National File revealed on Sunday that the interim CEO of Parler, Mark Meckler, currently runs the Convention of States Project, a supposed “grassroots” organization pushing for a convention under Article V of the Constitution. As National File reported, Meckler is joined in his push for a convention by George Soros through his funding of leftist organizations, who could use the opportunity to run roughshod over the Constitution:
The New Republic noted in 2014 that “George Soros — the financier of global fascism — is pumping millions of dollars into the same Article V campaign that is being promoted by” top conservative voices, including Mark Levin.

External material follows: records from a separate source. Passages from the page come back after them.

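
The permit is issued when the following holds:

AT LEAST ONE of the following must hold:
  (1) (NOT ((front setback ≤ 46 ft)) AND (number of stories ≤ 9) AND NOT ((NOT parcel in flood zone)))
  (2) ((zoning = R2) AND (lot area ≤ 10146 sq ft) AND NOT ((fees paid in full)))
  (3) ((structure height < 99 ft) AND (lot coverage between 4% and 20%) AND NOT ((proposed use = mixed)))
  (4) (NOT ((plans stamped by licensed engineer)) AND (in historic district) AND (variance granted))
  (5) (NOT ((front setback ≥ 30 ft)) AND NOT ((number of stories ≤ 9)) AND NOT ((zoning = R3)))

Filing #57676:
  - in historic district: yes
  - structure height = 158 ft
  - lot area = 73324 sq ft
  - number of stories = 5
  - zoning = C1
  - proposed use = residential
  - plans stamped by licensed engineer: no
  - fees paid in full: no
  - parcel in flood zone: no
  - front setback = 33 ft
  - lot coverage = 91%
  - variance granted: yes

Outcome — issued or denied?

Issued

Atomic conditions:
  front setback ≤ 46 ft: 33 ≤ 46 is true
  number of stories ≤ 9: 5 ≤ 9 is true
  NOT parcel in flood zone: no → true
  zoning = R2: C1 == R2 is false
  lot area ≤ 10146 sq ft: 73324 ≤ 10146 is false
  fees paid in full: no → false
  structure height < 99 ft: 158 < 99 is false
  lot coverage between 4% and 20%: 91 in [4, 20] is false
  proposed use = mixed: residential == mixed is false
  plans stamped by licensed engineer: no → false
  in historic district: yes → true
  variance granted: yes → true
  front setback ≥ 30 ft: 33 ≥ 30 is true
  zoning = R3: C1 == R3 is false
Combine:
[1.1] NOT true = false
[1.3] NOT true = false
[1] false AND true AND false = false
[2.3] NOT false = true
[2] false AND false AND true = false
[3.3] NOT false = true
[3] false AND false AND true = false
[4.1] NOT false = true
[4] true AND true AND true = true
[5.1] NOT true = false
[5.2] NOT true = false
[5.3] NOT false = true
[5] false AND false AND true = false
[root] false OR false OR false OR true OR false = true
Overall: true → issued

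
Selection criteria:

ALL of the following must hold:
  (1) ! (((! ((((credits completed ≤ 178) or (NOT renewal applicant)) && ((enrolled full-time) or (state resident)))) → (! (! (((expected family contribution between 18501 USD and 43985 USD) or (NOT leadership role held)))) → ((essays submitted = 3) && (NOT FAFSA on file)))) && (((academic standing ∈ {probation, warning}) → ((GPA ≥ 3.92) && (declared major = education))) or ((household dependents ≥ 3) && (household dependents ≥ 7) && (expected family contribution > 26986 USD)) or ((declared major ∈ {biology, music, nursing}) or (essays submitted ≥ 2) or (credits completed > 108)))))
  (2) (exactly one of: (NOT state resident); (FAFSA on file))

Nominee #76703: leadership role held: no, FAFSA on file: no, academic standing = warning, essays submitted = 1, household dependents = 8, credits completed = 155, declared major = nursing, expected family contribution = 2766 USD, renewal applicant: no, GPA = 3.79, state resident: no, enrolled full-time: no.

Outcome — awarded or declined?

Awarded

Atomic conditions:
  credits completed ≤ 178: 155 ≤ 178 is true
  NOT renewal applicant: no → true
  enrolled full-time: no → false
  state resident: no → false
  expected family contribution between 18501 USD and 43985 USD: 2766 in [18501, 43985] is false
  NOT leadership role held: no → true
  essays submitted = 3: 1 == 3 is false
  NOT FAFSA on file: no → true
  academic standing ∈ {probation, warning}: warning is in the set → true
  GPA ≥ 3.92: 3.79 ≥ 3.92 is false
  declared major = education: nursing == education is false
  household dependents ≥ 3: 8 ≥ 3 is true
  household dependents ≥ 7: 8 ≥ 7 is true
  expected family contribution > 26986 USD: 2766 > 26986 is false
  declared major ∈ {biology, music, nursing}: nursing is in the set → true
  essays submitted ≥ 2: 1 ≥ 2 is false
  credits completed > 108: 155 > 108 is true
  NOT state resident: no → true
  FAFSA on file: no → false
Combine:
[1.1.1.1.1.1] true OR true = true
[1.1.1.1.1.2] false OR false = false
[1.1.1.1.1] true AND false = false
[1.1.1.1] NOT false = true
[1.1.1.2.1.1.1] false OR true = true
[1.1.1.2.1.1] NOT true = false
[1.1.1.2.1] NOT false = true
[1.1.1.2.2] false AND true = false
[1.1.1.2] true → false = false
[1.1.1] true → false = false
[1.1.2.1.2] false AND false = false
[1.1.2.1] true → false = false
[1.1.2.2] true AND true AND false = false
[1.1.2.3] true OR false OR true = true
[1.1.2] false OR false OR true = true
[1.1] false AND true = false
[1] NOT false = true
[2] exactly-one(true, false) = true
[root] true AND true = true
Overall: true → awarded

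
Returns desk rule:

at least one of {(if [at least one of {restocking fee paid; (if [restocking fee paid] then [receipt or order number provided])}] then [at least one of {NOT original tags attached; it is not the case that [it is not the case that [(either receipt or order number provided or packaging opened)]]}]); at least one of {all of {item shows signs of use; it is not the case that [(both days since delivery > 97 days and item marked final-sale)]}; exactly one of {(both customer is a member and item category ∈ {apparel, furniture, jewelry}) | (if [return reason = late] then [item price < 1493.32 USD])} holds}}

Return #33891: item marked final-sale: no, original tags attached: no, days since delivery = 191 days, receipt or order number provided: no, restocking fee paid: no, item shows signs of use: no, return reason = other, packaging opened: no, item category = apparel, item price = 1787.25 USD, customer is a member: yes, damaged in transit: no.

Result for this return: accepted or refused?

Accepted

Atomic conditions:
  restocking fee paid: no → false
  receipt or order number provided: no → false
  NOT original tags attached: no → true
  packaging opened: no → false
  item shows signs of use: no → false
  days since delivery > 97 days: 191 > 97 is true
  item marked final-sale: no → false
  customer is a member: yes → true
  item category ∈ {apparel, furniture, jewelry}: apparel is in the set → true
  return reason = late: other == late is false
  item price < 1493.32 USD: 1787.25 < 1493.32 is false
Combine:
[1.1.2] false → false (antecedent false ⇒ implication holds) = true
[1.1] false OR true = true
[1.2.2.1.1] false OR false = false
[1.2.2.1] NOT false = true
[1.2.2] NOT true = false
[1.2] true OR false = true
[1] true → true = true
[2.1.2.1] true AND false = false
[2.1.2] NOT false = true
[2.1] false AND true = false
[2.2.1] true AND true = true
[2.2.2] false → false (antecedent false ⇒ implication holds) = true
[2.2] exactly-one(true, true) = false
[2] false OR false = false
[root] true OR false = true
Overall: true → accepted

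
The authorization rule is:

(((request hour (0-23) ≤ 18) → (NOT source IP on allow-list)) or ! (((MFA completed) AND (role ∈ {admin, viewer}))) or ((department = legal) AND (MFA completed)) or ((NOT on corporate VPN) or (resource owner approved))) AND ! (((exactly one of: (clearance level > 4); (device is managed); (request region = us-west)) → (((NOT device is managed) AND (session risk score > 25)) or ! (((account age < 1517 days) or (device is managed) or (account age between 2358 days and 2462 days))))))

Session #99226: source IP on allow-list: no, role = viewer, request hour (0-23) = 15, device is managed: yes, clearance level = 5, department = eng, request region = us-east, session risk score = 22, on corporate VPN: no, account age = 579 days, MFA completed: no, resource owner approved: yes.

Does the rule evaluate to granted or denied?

Denied

Atomic conditions:
  request hour (0-23) ≤ 18: 15 ≤ 18 is true
  NOT source IP on allow-list: no → true
  MFA completed: no → false
  role ∈ {admin, viewer}: viewer is in the set → true
  department = legal: eng == legal is false
  NOT on corporate VPN: no → true
  resource owner approved: yes → true
  clearance level > 4: 5 > 4 is true
  device is managed: yes → true
  request region = us-west: us-east == us-west is false
  NOT device is managed: yes → false
  session risk score > 25: 22 > 25 is false
  account age < 1517 days: 579 < 1517 is true
  account age between 2358 days and 2462 days: 579 in [2358, 2462] is false
Combine:
[1.1] true → true = true
[1.2.1] false AND true = false
[1.2] NOT false = true
[1.3] false AND false = false
[1.4] true OR true = true
[1] true OR true OR false OR true = true
[2.1.1] exactly-one(true, true, false) = false
[2.1.2.1] false AND false = false
[2.1.2.2.1] true OR true OR false = true
[2.1.2.2] NOT true = false
[2.1.2] false OR false = false
[2.1] false → false (antecedent false ⇒ implication holds) = true
[2] NOT true = false
[root] true AND false = false
Overall: false → denied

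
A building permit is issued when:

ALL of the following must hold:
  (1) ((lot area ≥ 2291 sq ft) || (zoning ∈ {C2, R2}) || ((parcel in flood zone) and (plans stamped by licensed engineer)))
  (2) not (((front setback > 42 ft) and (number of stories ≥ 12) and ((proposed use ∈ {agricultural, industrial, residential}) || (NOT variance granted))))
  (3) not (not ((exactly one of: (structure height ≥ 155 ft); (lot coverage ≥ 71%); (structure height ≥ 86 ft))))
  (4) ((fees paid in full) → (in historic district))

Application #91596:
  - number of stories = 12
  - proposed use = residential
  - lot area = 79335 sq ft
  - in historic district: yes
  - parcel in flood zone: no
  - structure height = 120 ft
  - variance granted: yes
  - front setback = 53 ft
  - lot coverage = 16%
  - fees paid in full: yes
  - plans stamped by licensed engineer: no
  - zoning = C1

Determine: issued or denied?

Atomic conditions:
  lot area ≥ 2291 sq ft: 79335 ≥ 2291 is true
  zoning ∈ {C2, R2}: C1 is not in the set → false
  parcel in flood zone: no → false
  plans stamped by licensed engineer: no → false
  front setback > 42 ft: 53 > 42 is true
  number of stories ≥ 12: 12 ≥ 12 is true
  proposed use ∈ {agricultural, industrial, residential}: residential is in the set → true
  NOT variance granted: yes → false
  structure height ≥ 155 ft: 120 ≥ 155 is false
  lot coverage ≥ 71%: 16 ≥ 71 is false
  structure height ≥ 86 ft: 120 ≥ 86 is true
  fees paid in full: yes → true
  in historic district: yes → true
Combine:
[1.3] false AND false = false
[1] true OR false OR false = true
[2.1.3] true OR false = true
[2.1] true AND true AND true = true
[2] NOT true = false
[3.1.1] exactly-one(false, false, true) = true
[3.1] NOT true = false
[3] NOT false = true
[4] true → true = true
[root] true AND false AND true AND true = false
Overall: false → denied

Denied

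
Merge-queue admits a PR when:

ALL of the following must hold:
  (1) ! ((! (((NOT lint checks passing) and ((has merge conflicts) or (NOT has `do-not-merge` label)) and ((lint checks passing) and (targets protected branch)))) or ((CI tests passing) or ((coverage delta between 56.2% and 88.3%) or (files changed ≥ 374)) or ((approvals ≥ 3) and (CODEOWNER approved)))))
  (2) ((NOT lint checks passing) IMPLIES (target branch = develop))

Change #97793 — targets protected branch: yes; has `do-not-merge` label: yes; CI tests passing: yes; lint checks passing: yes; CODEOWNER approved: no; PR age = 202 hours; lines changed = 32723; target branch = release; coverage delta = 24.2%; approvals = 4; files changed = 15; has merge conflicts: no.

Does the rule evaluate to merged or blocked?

Atomic conditions:
  NOT lint checks passing: yes → false
  has merge conflicts: no → false
  NOT has `do-not-merge` label: yes → false
  lint checks passing: yes → true
  targets protected branch: yes → true
  CI tests passing: yes → true
  coverage delta between 56.2% and 88.3%: 24.2 in [56.2, 88.3] is false
  files changed ≥ 374: 15 ≥ 374 is false
  approvals ≥ 3: 4 ≥ 3 is true
  CODEOWNER approved: no → false
  target branch = develop: release == develop is false
Combine:
[1.1.1.1.2] false OR false = false
[1.1.1.1.3] true AND true = true
[1.1.1.1] false AND false AND true = false
[1.1.1] NOT false = true
[1.1.2.2] false OR false = false
[1.1.2.3] true AND false = false
[1.1.2] true OR false OR false = true
[1.1] true OR true = true
[1] NOT true = false
[2] false → false (antecedent false ⇒ implication holds) = true
[root] false AND true = false
Overall: false → blocked

Blocked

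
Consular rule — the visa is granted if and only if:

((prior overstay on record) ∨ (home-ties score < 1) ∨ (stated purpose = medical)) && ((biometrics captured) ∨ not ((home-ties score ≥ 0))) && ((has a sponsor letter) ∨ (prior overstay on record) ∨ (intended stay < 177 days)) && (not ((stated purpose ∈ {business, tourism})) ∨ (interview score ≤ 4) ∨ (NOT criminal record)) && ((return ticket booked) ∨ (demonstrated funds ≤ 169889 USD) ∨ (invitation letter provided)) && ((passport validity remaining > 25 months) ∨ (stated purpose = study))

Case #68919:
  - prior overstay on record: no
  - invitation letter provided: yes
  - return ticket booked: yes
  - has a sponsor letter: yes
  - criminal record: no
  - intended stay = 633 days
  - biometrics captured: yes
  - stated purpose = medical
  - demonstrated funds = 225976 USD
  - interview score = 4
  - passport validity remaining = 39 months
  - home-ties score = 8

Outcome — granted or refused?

Granted

Atomic conditions:
  prior overstay on record: no → false
  home-ties score < 1: 8 < 1 is false
  stated purpose = medical: medical == medical is true
  biometrics captured: yes → true
  home-ties score ≥ 0: 8 ≥ 0 is true
  has a sponsor letter: yes → true
  intended stay < 177 days: 633 < 177 is false
  stated purpose ∈ {business, tourism}: medical is not in the set → false
  interview score ≤ 4: 4 ≤ 4 is true
  NOT criminal record: no → true
  return ticket booked: yes → true
  demonstrated funds ≤ 169889 USD: 225976 ≤ 169889 is false
  invitation letter provided: yes → true
  passport validity remaining > 25 months: 39 > 25 is true
  stated purpose = study: medical == study is false
Combine:
[1] false OR false OR true = true
[2.2] NOT true = false
[2] true OR false = true
[3] true OR false OR false = true
[4.1] NOT false = true
[4] true OR true OR true = true
[5] true OR false OR true = true
[6] true OR false = true
[root] true AND true AND true AND true AND true AND true = true
Overall: true → granted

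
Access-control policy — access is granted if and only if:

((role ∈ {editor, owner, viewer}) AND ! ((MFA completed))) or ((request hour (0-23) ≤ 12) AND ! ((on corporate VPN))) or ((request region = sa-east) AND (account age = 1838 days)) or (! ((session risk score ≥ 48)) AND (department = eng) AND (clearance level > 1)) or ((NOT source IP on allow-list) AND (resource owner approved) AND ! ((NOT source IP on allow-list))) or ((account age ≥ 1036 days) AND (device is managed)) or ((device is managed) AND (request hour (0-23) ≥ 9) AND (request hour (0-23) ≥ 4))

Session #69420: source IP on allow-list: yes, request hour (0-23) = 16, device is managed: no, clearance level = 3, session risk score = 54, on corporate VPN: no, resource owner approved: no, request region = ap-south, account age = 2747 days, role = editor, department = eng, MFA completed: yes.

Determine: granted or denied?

Denied

Atomic conditions:
  role ∈ {editor, owner, viewer}: editor is in the set → true
  MFA completed: yes → true
  request hour (0-23) ≤ 12: 16 ≤ 12 is false
  on corporate VPN: no → false
  request region = sa-east: ap-south == sa-east is false
  account age = 1838 days: 2747 == 1838 is false
  session risk score ≥ 48: 54 ≥ 48 is true
  department = eng: eng == eng is true
  clearance level > 1: 3 > 1 is true
  NOT source IP on allow-list: yes → false
  resource owner approved: no → false
  account age ≥ 1036 days: 2747 ≥ 1036 is true
  device is managed: no → false
  request hour (0-23) ≥ 9: 16 ≥ 9 is true
  request hour (0-23) ≥ 4: 16 ≥ 4 is true
Combine:
[1.2] NOT true = false
[1] true AND false = false
[2.2] NOT false = true
[2] false AND true = false
[3] false AND false = false
[4.1] NOT true = false
[4] false AND true AND true = false
[5.3] NOT false = true
[5] false AND false AND true = false
[6] true AND false = false
[7] false AND true AND true = false
[root] false OR false OR false OR false OR false OR false OR false = false
Overall: false → denied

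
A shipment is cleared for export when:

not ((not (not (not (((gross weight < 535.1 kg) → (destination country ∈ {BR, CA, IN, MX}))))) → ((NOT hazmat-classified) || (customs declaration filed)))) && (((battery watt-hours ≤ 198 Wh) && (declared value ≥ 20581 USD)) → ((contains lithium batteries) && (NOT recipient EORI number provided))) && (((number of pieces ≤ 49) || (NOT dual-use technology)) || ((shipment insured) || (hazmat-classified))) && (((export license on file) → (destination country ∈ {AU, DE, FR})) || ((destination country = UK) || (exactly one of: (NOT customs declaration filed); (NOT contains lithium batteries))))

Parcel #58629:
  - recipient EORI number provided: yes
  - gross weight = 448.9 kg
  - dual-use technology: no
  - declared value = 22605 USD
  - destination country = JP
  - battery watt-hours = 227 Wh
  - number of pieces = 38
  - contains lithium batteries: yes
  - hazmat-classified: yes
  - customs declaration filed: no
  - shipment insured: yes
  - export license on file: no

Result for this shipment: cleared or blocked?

Atomic conditions:
  gross weight < 535.1 kg: 448.9 < 535.1 is true
  destination country ∈ {BR, CA, IN, MX}: JP is not in the set → false
  NOT hazmat-classified: yes → false
  customs declaration filed: no → false
  battery watt-hours ≤ 198 Wh: 227 ≤ 198 is false
  declared value ≥ 20581 USD: 22605 ≥ 20581 is true
  contains lithium batteries: yes → true
  NOT recipient EORI number provided: yes → false
  number of pieces ≤ 49: 38 ≤ 49 is true
  NOT dual-use technology: no → true
  shipment insured: yes → true
  hazmat-classified: yes → true
  export license on file: no → false
  destination country ∈ {AU, DE, FR}: JP is not in the set → false
  destination country = UK: JP == UK is false
  NOT customs declaration filed: no → true
  NOT contains lithium batteries: yes → false
Combine:
[1.1.1.1.1.1] true → false = false
[1.1.1.1.1] NOT false = true
[1.1.1.1] NOT true = false
[1.1.1] NOT false = true
[1.1.2] false OR false = false
[1.1] true → false = false
[1] NOT false = true
[2.1] false AND true = false
[2.2] true AND false = false
[2] false → false (antecedent false ⇒ implication holds) = true
[3.1] true OR true = true
[3.2] true OR true = true
[3] true OR true = true
[4.1] false → false (antecedent false ⇒ implication holds) = true
[4.2.2] exactly-one(true, false) = true
[4.2] false OR true = true
[4] true OR true = true
[root] true AND true AND true AND true = true
Overall: true → cleared

Cleared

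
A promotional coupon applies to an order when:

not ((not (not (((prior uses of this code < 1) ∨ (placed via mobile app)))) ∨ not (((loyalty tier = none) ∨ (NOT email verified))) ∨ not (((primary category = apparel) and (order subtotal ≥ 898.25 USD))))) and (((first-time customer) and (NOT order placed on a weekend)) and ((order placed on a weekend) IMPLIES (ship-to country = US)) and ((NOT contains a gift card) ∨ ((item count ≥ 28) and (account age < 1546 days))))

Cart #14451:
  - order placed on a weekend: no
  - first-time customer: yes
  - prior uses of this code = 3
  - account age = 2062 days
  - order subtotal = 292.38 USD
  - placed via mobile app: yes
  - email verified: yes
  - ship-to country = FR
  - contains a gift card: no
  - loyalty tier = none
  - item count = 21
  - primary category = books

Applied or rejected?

Atomic conditions:
  prior uses of this code < 1: 3 < 1 is false
  placed via mobile app: yes → true
  loyalty tier = none: none == none is true
  NOT email verified: yes → false
  primary category = apparel: books == apparel is false
  order subtotal ≥ 898.25 USD: 292.38 ≥ 898.25 is false
  first-time customer: yes → true
  NOT order placed on a weekend: no → true
  order placed on a weekend: no → false
  ship-to country = US: FR == US is false
  NOT contains a gift card: no → true
  item count ≥ 28: 21 ≥ 28 is false
  account age < 1546 days: 2062 < 1546 is false
Combine:
[1.1.1.1.1] false OR true = true
[1.1.1.1] NOT true = false
[1.1.1] NOT false = true
[1.1.2.1] true OR false = true
[1.1.2] NOT true = false
[1.1.3.1] false AND false = false
[1.1.3] NOT false = true
[1.1] true OR false OR true = true
[1] NOT true = false
[2.1] true AND true = true
[2.2] false → false (antecedent false ⇒ implication holds) = true
[2.3.2] false AND false = false
[2.3] true OR false = true
[2] true AND true AND true = true
[root] false AND true = false
Overall: false → rejected

Rejected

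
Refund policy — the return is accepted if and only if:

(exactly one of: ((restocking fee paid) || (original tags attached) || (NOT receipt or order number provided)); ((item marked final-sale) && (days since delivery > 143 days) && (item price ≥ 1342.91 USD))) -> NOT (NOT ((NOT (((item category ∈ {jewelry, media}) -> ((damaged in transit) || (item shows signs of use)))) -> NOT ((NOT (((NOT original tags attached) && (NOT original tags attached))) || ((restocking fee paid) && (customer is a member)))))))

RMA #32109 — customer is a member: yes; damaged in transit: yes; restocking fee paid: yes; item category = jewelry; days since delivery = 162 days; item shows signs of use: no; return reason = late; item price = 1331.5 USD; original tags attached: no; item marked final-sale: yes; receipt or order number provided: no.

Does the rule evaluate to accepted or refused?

Atomic conditions:
  restocking fee paid: yes → true
  original tags attached: no → false
  NOT receipt or order number provided: no → true
  item marked final-sale: yes → true
  days since delivery > 143 days: 162 > 143 is true
  item price ≥ 1342.91 USD: 1331.5 ≥ 1342.91 is false
  item category ∈ {jewelry, media}: jewelry is in the set → true
  damaged in transit: yes → true
  item shows signs of use: no → false
  NOT original tags attached: no → true
  customer is a member: yes → true
Combine:
[1.1] true OR false OR true = true
[1.2] true AND true AND false = false
[1] exactly-one(true, false) = true
[2.1.1.1.1.2] true OR false = true
[2.1.1.1.1] true → true = true
[2.1.1.1] NOT true = false
[2.1.1.2.1.1.1] true AND true = true
[2.1.1.2.1.1] NOT true = false
[2.1.1.2.1.2] true AND true = true
[2.1.1.2.1] false OR true = true
[2.1.1.2] NOT true = false
[2.1.1] false → false (antecedent false ⇒ implication holds) = true
[2.1] NOT true = false
[2] NOT false = true
[root] true → true = true
Overall: true → accepted

Accepted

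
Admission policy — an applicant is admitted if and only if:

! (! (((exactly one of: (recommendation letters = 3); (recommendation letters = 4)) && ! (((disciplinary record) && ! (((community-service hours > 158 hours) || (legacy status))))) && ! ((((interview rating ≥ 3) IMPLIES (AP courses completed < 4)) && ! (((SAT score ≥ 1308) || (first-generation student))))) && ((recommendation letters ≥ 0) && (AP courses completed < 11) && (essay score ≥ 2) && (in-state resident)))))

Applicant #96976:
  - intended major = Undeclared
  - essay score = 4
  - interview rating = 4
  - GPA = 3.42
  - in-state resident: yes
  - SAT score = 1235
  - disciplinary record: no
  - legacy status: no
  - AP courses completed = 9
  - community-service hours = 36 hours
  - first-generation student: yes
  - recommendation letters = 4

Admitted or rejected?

Admitted

Atomic conditions:
  recommendation letters = 3: 4 == 3 is false
  recommendation letters = 4: 4 == 4 is true
  disciplinary record: no → false
  community-service hours > 158 hours: 36 > 158 is false
  legacy status: no → false
  interview rating ≥ 3: 4 ≥ 3 is true
  AP courses completed < 4: 9 < 4 is false
  SAT score ≥ 1308: 1235 ≥ 1308 is false
  first-generation student: yes → true
  recommendation letters ≥ 0: 4 ≥ 0 is true
  AP courses completed < 11: 9 < 11 is true
  essay score ≥ 2: 4 ≥ 2 is true
  in-state resident: yes → true
Combine:
[1.1.1] exactly-one(false, true) = true
[1.1.2.1.2.1] false OR false = false
[1.1.2.1.2] NOT false = true
[1.1.2.1] false AND true = false
[1.1.2] NOT false = true
[1.1.3.1.1] true → false = false
[1.1.3.1.2.1] false OR true = true
[1.1.3.1.2] NOT true = false
[1.1.3.1] false AND false = false
[1.1.3] NOT false = true
[1.1.4] true AND true AND true AND true = true
[1.1] true AND true AND true AND true = true
[1] NOT true = false
[root] NOT false = true
Overall: true → admitted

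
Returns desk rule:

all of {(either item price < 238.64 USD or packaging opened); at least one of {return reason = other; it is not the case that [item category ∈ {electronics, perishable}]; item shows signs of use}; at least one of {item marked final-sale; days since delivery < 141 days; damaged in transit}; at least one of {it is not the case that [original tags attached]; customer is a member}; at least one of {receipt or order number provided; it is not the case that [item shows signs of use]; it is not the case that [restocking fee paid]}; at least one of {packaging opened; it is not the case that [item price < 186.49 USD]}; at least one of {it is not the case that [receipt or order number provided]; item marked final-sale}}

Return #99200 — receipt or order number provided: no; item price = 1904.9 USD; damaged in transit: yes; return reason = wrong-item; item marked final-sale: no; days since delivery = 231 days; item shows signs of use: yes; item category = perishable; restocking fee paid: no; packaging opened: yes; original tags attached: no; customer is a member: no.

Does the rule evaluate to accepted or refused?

Accepted

Atomic conditions:
  item price < 238.64 USD: 1904.9 < 238.64 is false
  packaging opened: yes → true
  return reason = other: wrong-item == other is false
  item category ∈ {electronics, perishable}: perishable is in the set → true
  item shows signs of use: yes → true
  item marked final-sale: no → false
  days since delivery < 141 days: 231 < 141 is false
  damaged in transit: yes → true
  original tags attached: no → false
  customer is a member: no → false
  receipt or order number provided: no → false
  restocking fee paid: no → false
  item price < 186.49 USD: 1904.9 < 186.49 is false
Combine:
[1] false OR true = true
[2.2] NOT true = false
[2] false OR false OR true = true
[3] false OR false OR true = true
[4.1] NOT false = true
[4] true OR false = true
[5.2] NOT true = false
[5.3] NOT false = true
[5] false OR false OR true = true
[6.2] NOT false = true
[6] true OR true = true
[7.1] NOT false = true
[7] true OR false = true
[root] true AND true AND true AND true AND true AND true AND true = true
Overall: true → accepted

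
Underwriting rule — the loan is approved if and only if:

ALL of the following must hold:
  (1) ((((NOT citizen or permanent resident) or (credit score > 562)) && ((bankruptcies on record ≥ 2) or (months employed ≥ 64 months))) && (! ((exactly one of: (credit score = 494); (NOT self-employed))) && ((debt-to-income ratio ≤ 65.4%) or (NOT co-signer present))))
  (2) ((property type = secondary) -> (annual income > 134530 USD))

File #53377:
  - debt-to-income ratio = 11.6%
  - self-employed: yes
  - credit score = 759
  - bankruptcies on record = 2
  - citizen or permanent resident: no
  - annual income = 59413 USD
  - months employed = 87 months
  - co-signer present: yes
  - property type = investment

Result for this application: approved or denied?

Atomic conditions:
  NOT citizen or permanent resident: no → true
  credit score > 562: 759 > 562 is true
  bankruptcies on record ≥ 2: 2 ≥ 2 is true
  months employed ≥ 64 months: 87 ≥ 64 is true
  credit score = 494: 759 == 494 is false
  NOT self-employed: yes → false
  debt-to-income ratio ≤ 65.4%: 11.6 ≤ 65.4 is true
  NOT co-signer present: yes → false
  property type = secondary: investment == secondary is false
  annual income > 134530 USD: 59413 > 134530 is false
Combine:
[1.1.1] true OR true = true
[1.1.2] true OR true = true
[1.1] true AND true = true
[1.2.1.1] exactly-one(false, false) = false
[1.2.1] NOT false = true
[1.2.2] true OR false = true
[1.2] true AND true = true
[1] true AND true = true
[2] false → false (antecedent false ⇒ implication holds) = true
[root] true AND true = true
Overall: true → approved

Approved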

Numerous grassroots Republican activists have confirmed to National File that there is no conceivable way to limit the scope of an Article V Convention, and that many states seeking to participate in the convention are limited by their state constitutions, and as a result, can only participate in the convention if there is no scope.
Many fear the convention would lead to a Soros-sponsored gutting of current constitutional protections that include freedom of speech and religion, the right to privacy, and the right to bare arms.
Bongino, one of the co-owners of Parler, responded to National File’s reporting on his show on Monday night, in an attempt to “debunk” our reporting. Rather than doing so, Bongino revealed that he actually has “no relationship” with Meckler at all, despite ostensibly having a say in the decision to hire Meckler to run his company.
“I don’t know him, I have never met him in my life,” Bongino said about his relationship with Meckler, who serves as Bongino’s employee as the interim CEO of Parler.
The comments from Bongino may raise speculations about who has control over the direction of Parler following the firing of former CEO and co-founder John Matze. Press reports on the topic have claimed that Rebekah Mercer, the daughter of Republican mega donor Robert Mercer, and a founding investor of Parler, “increasingly pulls the strings at the company”:
She was fairly hands-off for the first two years of the company as it slowly established itself, the people familiar with Parler said… That changed last fall as Parler rapidly gained popularity and the election approached. Mercer, who also set up the board’s governing documents through lawyers, started asserting more board accountability and playing a larger role in company leadership…
It was Mercer who ultimately pushed the founding CEO out, Matze told several media outlets. “I feel like it was a stab in the back by somebody that I thought I knew,” he told Axios… Some thought it was a play by Mercer to harness more operational control of the company. Other influential voices in the company were also sidelined, two of the people familiar with Parler said.
https://youtu.be/j9i4QFs3-mY?t=1429
Bongino falsely claimed that the story was a “hoax,” despite Meckler often bragging about his affiliation with the Convention of States project, heading the organization as its president, and the obvious ties between Soros and left wing organizations who have joined Meckler to push for the convention of states.